Recent tests found that 90 percent or more of applications on the Internet were vulnerable to hackers, said Grossman in an interview with IPS. They include high-end jeweller Tiffany and computer maker Gateway, according to a recent ‘Wall Street Journal’ article.

Unlike email-based viruses like Mydoom, "there won’t be a virus aimed at the application layer; it’s one at a time. A web hacker will decide ‘that’s the site I want to go after’," predicted Grossman.

A few years ago it was estimated that corporations would be spending 20 billion dollars by 2003 on computer security. And it reportedly took Microsoft six months – and countless employee hours – to devise its latest security "patch".

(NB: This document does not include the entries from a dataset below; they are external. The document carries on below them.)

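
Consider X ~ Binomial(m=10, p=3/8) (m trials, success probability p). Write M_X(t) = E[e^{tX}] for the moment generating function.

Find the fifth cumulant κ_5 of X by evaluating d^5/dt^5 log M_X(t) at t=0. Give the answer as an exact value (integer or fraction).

M_X(t) = (3*e^(t)/8 + 5/8)^10
K_X(t) = log M_X(t) = 10*log(3*e^(t)/8 + 5/8)
K′(t) = 30*e^(t)/(3*e^(t) + 5)
K′′(t) = 150*e^(t)/(9*e^(2*t) + 30*e^(t) + 25)
K′′′(t) = (-450*e^(2*t) + 750*e^(t))/(27*e^(3*t) + 135*e^(2*t) + 225*e^(t) + 125)
K′′′′(t) = (1350*e^(3*t) - 9000*e^(2*t) + 3750*e^(t))/(81*e^(4*t) + 540*e^(3*t) + 1350*e^(2*t) + 1500*e^(t) + 625)
K′′′′′(t) = (-4050*e^(4*t) + 74250*e^(3*t) - 123750*e^(2*t) + 18750*e^(t))/(243*e^(5*t) + 2025*e^(4*t) + 6750*e^(3*t) + 11250*e^(2*t) + 9375*e^(t) + 3125)

κ_5 = K′′′′′(0) = -2175/2048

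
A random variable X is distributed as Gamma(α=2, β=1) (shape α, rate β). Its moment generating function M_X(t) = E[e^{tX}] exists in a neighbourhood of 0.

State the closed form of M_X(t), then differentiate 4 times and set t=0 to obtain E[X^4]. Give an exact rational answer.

M_X(t) = (1 - t)^(-2)
dM/dt = -2/(t^3 - 3*t^2 + 3*t - 1)
d^2M/dt^2 = 6/(t^4 - 4*t^3 + 6*t^2 - 4*t + 1)
d^3M/dt^3 = -24/(t^5 - 5*t^4 + 10*t^3 - 10*t^2 + 5*t - 1)
d^4M/dt^4 = 120/(t^6 - 6*t^5 + 15*t^4 - 20*t^3 + 15*t^2 - 6*t + 1)

E[X^4] = d^4M/dt^4 |_{t=0} = 120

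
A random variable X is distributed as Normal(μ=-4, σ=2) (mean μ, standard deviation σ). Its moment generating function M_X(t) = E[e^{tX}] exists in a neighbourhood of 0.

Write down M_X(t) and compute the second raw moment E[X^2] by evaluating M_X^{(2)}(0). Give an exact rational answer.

M_X(t) = e^(2*t^2 - 4*t)
dM/dt = 4*t*e^(-4*t)*e^(2*t^2) - 4*e^(-4*t)*e^(2*t^2)
d^2M/dt^2 = (16*t^2*e^(2*t^2) - 32*t*e^(2*t^2) + 20*e^(2*t^2))*e^(-4*t)

E[X^2] = d^2M/dt^2 |_{t=0} = 20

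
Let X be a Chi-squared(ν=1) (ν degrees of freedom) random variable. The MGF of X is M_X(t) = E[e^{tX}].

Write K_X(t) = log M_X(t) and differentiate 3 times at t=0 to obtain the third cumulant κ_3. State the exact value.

κ_3 = D^3[K](0) = 8

M_X(t) = 1/√(1 - 2*t)
K_X(t) = log M_X(t) = -log(1 - 2*t)/2
D^3[K](t) = -8/(8*t^3 - 12*t^2 + 6*t - 1)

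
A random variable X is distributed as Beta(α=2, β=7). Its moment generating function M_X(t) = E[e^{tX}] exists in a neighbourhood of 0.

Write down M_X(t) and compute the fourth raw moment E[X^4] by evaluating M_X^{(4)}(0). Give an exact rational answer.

M_X(t) = ₁F₁(2; 9; t)
M^(4)(t) = ₁F₁(6; 13; t)/99

E[X^4] = M^(4)(0) = 1/99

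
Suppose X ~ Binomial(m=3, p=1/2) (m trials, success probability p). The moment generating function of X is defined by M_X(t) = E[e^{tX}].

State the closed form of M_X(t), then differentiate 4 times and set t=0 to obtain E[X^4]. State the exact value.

M_X(t) = (e^(t)/2 + 1/2)^3
D^4[M](t) = 81*e^(3*t)/8 + 6*e^(2*t) + 3*e^(t)/8

E[X^4] = D^4[M](0) = 33/2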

While many experts and users point to the overwhelming spread of the company’s products – 90 percent of computers use its Windows operating system and Outlook Express email program for example – others say rival systems would become larger targets if they grew to compete with the U.S.-based firm.

Dennings says the problems, and solutions, to Internet and computer security will be complex. "It’s not just something that trivially could have been solved with the right design from the very beginning. People didn’t really anticipate everything that was going to be (created)".